Blizzard to trial Overwatch competitive hero bans, but with a twist
by Stefan LOverwatch is a game that’s constantly been evolving since its 2016 debut, with Blizzard making changes both big and small. The next big shake up for competitive play, they hope, is a system called Hero Pools, a unique take on the hero bans found in other competitive games.
Hero Pools will be in place for the next competitive season, Season 21, which will start in March, and will either be a one-off or could become something more permanent, depending on feedback from players.
Note that this change is exclusively for the game’s competitive multiplayer, and so won’t come to affect the Quick Play or Arcade modes.
Where other games that feature hero bans integrate this into the pre-match preparation stage, allowing opposing teams to protect and exclude specific characters, or weapons and abilities no a match-by-match basis, narrowing the tactical options, Overwatch Hero Pools don’t put this in the players’ hands. Instead Blizzard will be outright disabling certain heroes each week.
They hope that through this, they’ll be able to shuffle the decks in a more meaningful way than a traditional hero ban system. Those tend to allow teams to simply block characters that are seen as too powerful, or selfishly preserve an ability to play as a favourite hero. From Blizzard’s perspective, as explained by Jeff Kaplan, that doesn’t change the meta, creates a more negative culture around certain heroes, and doesn’t actually achieve the game’s MO of fostering team play through playing multiple characters.
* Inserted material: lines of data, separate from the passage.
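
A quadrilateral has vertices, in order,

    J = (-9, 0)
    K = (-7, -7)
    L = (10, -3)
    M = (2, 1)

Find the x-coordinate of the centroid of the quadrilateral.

-202/179

Apply Gauss's area formula. First the cross-terms c_i = x_i·y_{i+1} − x_{i+1}·y_i:
  63, 91, 16, 9  ⇒  2A = 179, A = 89.5.
Then Σ (x_i + x_{i+1})·c_i = -606, so x̄ = -606 / (6·89.5) = -202/179.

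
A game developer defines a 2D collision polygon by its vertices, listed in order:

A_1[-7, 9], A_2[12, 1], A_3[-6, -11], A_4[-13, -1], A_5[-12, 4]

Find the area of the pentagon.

Apply Gauss's area formula: 2A = Σ (x_i·y_{i+1} − x_{i+1}·y_i), indices taken mod 5.
Σ = (-115) + (-126) + (-137) + (-64) + (-80) = -522
Area = |Σ|/2 = 261.

261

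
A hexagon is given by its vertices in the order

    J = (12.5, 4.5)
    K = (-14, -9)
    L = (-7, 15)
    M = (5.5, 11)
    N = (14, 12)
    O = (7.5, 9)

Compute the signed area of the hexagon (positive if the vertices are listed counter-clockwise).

-306.375

Apply the shoelace (surveyor's) formula: 2A = Σ (x_i·y_{i+1} − x_{i+1}·y_i), indices taken mod 6.
Cross-terms: -49.5, -273, -159.5, -88, 36, -78.75  ⇒  Σ = -612.75
Signed area = Σ/2 = -306.375 (negative ⇒ clockwise traversal).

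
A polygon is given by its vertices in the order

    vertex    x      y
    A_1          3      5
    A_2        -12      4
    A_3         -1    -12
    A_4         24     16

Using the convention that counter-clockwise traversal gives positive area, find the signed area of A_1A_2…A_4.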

Oh, and it would make the time between matches even longer.
Blizzard have not been afraid to make similarly big changes to the game in the past. Shortly after release they implemented a hero limit so that only one of each character could feature on a team, while the middle of last year saw them add a Role Queue, restricting teams to two tank, two support and two DPS characters. That fed directly into the Overwatch League, cutting of the GOATS meta. Could the Hero Pool also bridge the gap?
In addition to this trialled hero system, Blizzard are also planning to make more and more meaningful changes to the game’s balance and ‘meta’ in future. To enable this, they’ll be bringing the systems to trial future changes into all versions of the game using the Experimental Card, where you can try balance updates, game modes and rule changes before they’re added to the core modes. These have previously been limited to the Public Test Realm on PC.
That’s quite surprising when you’d expect Blizzard to want to spend less time maintaining the current game so that more of the team could focus on Overwatch 2, which was announced back at BlizzCon. Though this largely expands on the main game, with full cross-play between the two and parity of heroes, balance, maps and technology, they’re adding a major new PvE co-op campaign and building out a whole new game engine, which will surely take a lot of effort.